2. The cause of your acne has changed
There are so many types of acne and a number of different culprits that could be to blame for your breakouts—oil production, bacteria, and inflammation can all play a role, and each requires a different type of acne treatment. "It may be that if you're only using a retinoid, and all of a sudden you're developing breakouts that are more driven by bacteria," says Dr. Garshick.
Since retinoids may not be the best option for clearing bacteria-caused breakouts (they work by normalizing your skin's exfoliation cycle to get rid of dead skin cells, making them great for treating acne caused by clogged pores and inflammation), it may be time to switch up your routine. Benzoyl peroxide cleansers are a great swap for bacteria-related acne, as they effectively cleanse away propionibacterium acnes, the acne-causing bacteria known as P. Acne. Note that you can experience a number of different acne causes at once, so it may take some trial and error to find a routine that works for your unique case.
3. You keep touching your skin
When you touch your face, (one of the major acne dont's) you're carrying oils from one part of the body to another, which can trigger an outbreak. Even worse, when we "pick when we are breaking out...it scars the skin in a way that can leave marks for months, if not years,” says Danielle Gronich, CEO and co-founder of ClearStem Skincare
4. The ingredients you're using are too harsh
When you're managing acne and totally sick of it, it's tempting to use the strongest ingredients out there. But going overboard can do the opposite of what you want. For example, a super intense and drying cleanser can totally freak out your skin. "Contrary to popular belief, acne-prone skin is actually dry and sensitive even though it may appear oily to the naked eye," says board-certified dermatologist Ife J. Rodney, MD. "So, for all types of breakouts—whether it's whiteheads, blackheads, pustules, or cysts—I recommend first starting with a creamy hydrating cleanser." The same goes for finding the right exfoliator for acne or the best moisturizer for ance—there are so many that could be too much for your skin.
5. Your hormones are changing
Aside from the three causes listed above, Dr. Garshick says hormones can also contribute to acne. That's because sebum production is driven by hormones, so changes in your hormones can lead to worsening breakouts. Did you just start or stop birth control? Are you pregnant? If you believe you're dealing with hormonal acne, chat with your doctor about trying solutions like spironolactone, a prescription hormone-based acne treatment, or DIM, a supplement that helps manage hormonal oil production.
6. You're stressed out
Regardless of how well you think you're managing stress, it can still cause underlying inflammation that causes a flare of inflammatory conditions—like acne. "If you have a stressful job, or you're always on deadlines, or you travel a lot, you have learned to cope with stress," says Sharleen St. Surin-Lord, MD, a board-certified dermatologist in Washington, DC. "However, your body will always talk to you, and your skin will always tell on you."

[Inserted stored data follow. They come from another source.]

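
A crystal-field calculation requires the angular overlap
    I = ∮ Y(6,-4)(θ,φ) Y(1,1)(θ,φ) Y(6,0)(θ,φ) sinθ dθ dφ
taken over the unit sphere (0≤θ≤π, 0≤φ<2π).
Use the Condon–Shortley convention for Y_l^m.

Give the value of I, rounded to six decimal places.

Σmᵢ = -3 ≠ 0, so the φ-integral vanishes; I = 0

0.000000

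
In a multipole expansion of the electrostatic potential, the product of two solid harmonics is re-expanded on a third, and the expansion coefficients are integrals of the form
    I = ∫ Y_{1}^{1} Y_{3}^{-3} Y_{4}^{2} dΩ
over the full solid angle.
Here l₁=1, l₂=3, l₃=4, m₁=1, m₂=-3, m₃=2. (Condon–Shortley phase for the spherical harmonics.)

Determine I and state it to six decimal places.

0.061558

Checks pass: Σm=0; 8 even; l₃=4∈[2,4].
(2·1+1)(2·3+1)(2·4+1) = 189
Δ: 0! 2! 6! / 9! → 1/252
sum: t=0:+1/36 = 1/36
3j²(1 3 4; 0 0 0) = Δ·Π!·Σ² = 4/63  (sign +1)
sum: t=0:+1/1440 = 1/1440
3j²(1 3 4; 1 -3 2) = Δ·Π!·Σ² = 1/252  (sign +1)
combine: 4πI² = 189·4/63·1/252 = 1/21
take √, sign +1: I = 0.06155813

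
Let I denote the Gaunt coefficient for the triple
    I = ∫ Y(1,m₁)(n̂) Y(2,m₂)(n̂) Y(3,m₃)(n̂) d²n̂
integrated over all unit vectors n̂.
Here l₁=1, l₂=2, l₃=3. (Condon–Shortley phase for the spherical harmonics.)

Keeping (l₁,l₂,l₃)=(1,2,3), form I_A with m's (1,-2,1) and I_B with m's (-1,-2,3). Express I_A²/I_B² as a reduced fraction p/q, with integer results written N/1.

1/15

l's match ⇒ only the (l;m) 3-j factors differ between A and B.
A: triangle coeff Δ(1,2,3) = 1/105; Σ_t [0,0]: t=0:+1/48 = 1/48; (3j)²=1/105 [(1 2 3; 1 -2 1)], sign=+1
B: triangle coeff Δ(1,2,3) = 1/105; Σ_t [0,0]: t=0:+1/48 = 1/48; (3j)²=1/7 [(1 2 3; -1 -2 3)], sign=+1
I_A²/I_B² = (1/105)/(1/7) = 1/15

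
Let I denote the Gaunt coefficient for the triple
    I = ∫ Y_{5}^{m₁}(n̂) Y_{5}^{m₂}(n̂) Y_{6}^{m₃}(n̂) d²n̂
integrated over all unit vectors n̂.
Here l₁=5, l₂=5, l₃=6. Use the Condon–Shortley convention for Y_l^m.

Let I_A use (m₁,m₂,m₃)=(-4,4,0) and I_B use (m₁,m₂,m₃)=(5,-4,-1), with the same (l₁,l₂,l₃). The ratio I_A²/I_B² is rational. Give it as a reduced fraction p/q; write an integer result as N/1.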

7. You're trying too much at once
"If your acne is getting worse, I wouldn't start using multiple products all at once," says Dr. Garshick. "If you're going to start a new skin-care product, make sure you're only doing one at a time. Give it another three weeks, but don't panic and try everything that you see in the drugstore aisle. Make sure that you're thoughtful in your approach and just use one new thing at a time. Maybe start by introducing a new cleanser. So for some people who are already using a prescription active ingredient and maybe a gentle cleanser, it's possible that they need a medicated cleanser in conjunction with that. But don't use that plus an exfoliant plus a toner all at the same time."
8. It's time to see a dermatologist
If you haven't already spoken to a pro and you're noticing that your acne is getting worse, it's likely time to visit a dermatologist. They can help guide you so you don't waste your money on products that aren't right for you, and give you prescription-based products when needed. Dr. Garshick says it's best to stop, reset, and focus on what you are using and head to a board-certified dermatologist.